For a series of pessimistic conservatives — especially the "integralist" Catholics (Adrian Vermeule, Gladden Pappin, Patrick Deneen, Sohrab Ahmari, Chad Pecknold) and the philosophically anti-liberal and anti-progressive writers at the Claremont Institute and the American Greatness website — Trump came to represent a new way to achieve old ends. Instead of encouraging Republican presidents to struggle within a liberal framework against the inexorable drift of the country, including its government and its culture, toward the secular left, conservatives could cheer on a political and cultural demolition project that would seek to destroy the liberal framework itself.
The problem with past forms of American conservatism, these writers came to believe over the past half decade, is that they accepted the validity of liberal assumptions — even when, as in Neuhaus' case, they reconceived them in Catholic-Christian terms. No wonder conservatives always lost and pessimism became the order of the day.
Trump opened up another path. The morally degenerate real estate magnate and reality show star who bragged about sexual assault and cheated on his third wife with a porn actress couldn't model a better way within the existing system. But he could work to tear down "the administrative state" that uses government power to enforce liberal rules and regulations. He could aim rhetorical firepower at elite political, legal, cultural, and economic institutions to rally popular opposition to their rule. He could defy the reigning consensus of bending history toward justice defined in liberal-progressive terms.
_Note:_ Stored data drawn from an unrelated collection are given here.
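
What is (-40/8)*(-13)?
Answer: 65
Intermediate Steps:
(-40/8)*(-13) = ((1/8)*(-40))*(-13) = -5*(-13) = 65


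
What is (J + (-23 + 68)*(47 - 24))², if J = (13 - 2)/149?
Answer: 23785659076/22201 ≈ 1.0714e+6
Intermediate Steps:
J = 11/149 (J = 11*(1/149) = 11/149 ≈ 0.073825)
(J + (-23 + 68)*(47 - 24))² = (11/149 + (-23 + 68)*(47 - 24))² = (11/149 + 45*23)² = (11/149 + 1035)² = (154226/149)² = 23785659076/22201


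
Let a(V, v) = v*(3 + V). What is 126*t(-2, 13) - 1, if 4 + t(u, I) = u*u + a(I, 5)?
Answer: 10079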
This was the idea Trump's electoral success inspired: He (or a populist successor) could at long last give conservatives their chance — not by slowing an inevitable march to the secular left but by razing the liberal edifice altogether, making it possible to found society anew on properly conservative foundations.
That's how Donald Trump gave the most pessimistic conservatives hope — by convincing them they need not accept the existing arrangement of things as a given. Trump inspired them to become radicals, even revolutionaries, while simultaneously holding onto their moral convictions about the rightful ordering of society. Now, those convictions both fuel the newfound revolutionary spirit and serve as a guidepost to a post-revolutionary future, when conservatives will supposedly gain the upper hand and at long last prevail over their opponents.
What comes next for these conservative intellectuals? Are they prepared to offer unconditional support for another Trump run for the White House, despite his treacherous words and deeds during the two months following the 2020 election? Are there any lies from the candidate or potentially reinstated president that would prove to be deal-breakers? Any acts or policies that would be considered a bridge too far? Or would they be willing to countenance just about anything in return for a presidential promise to crush the infamous enemy, the liberal-progressive regime that currently governs America?
We will learn the answers to these ominous questions soon enough.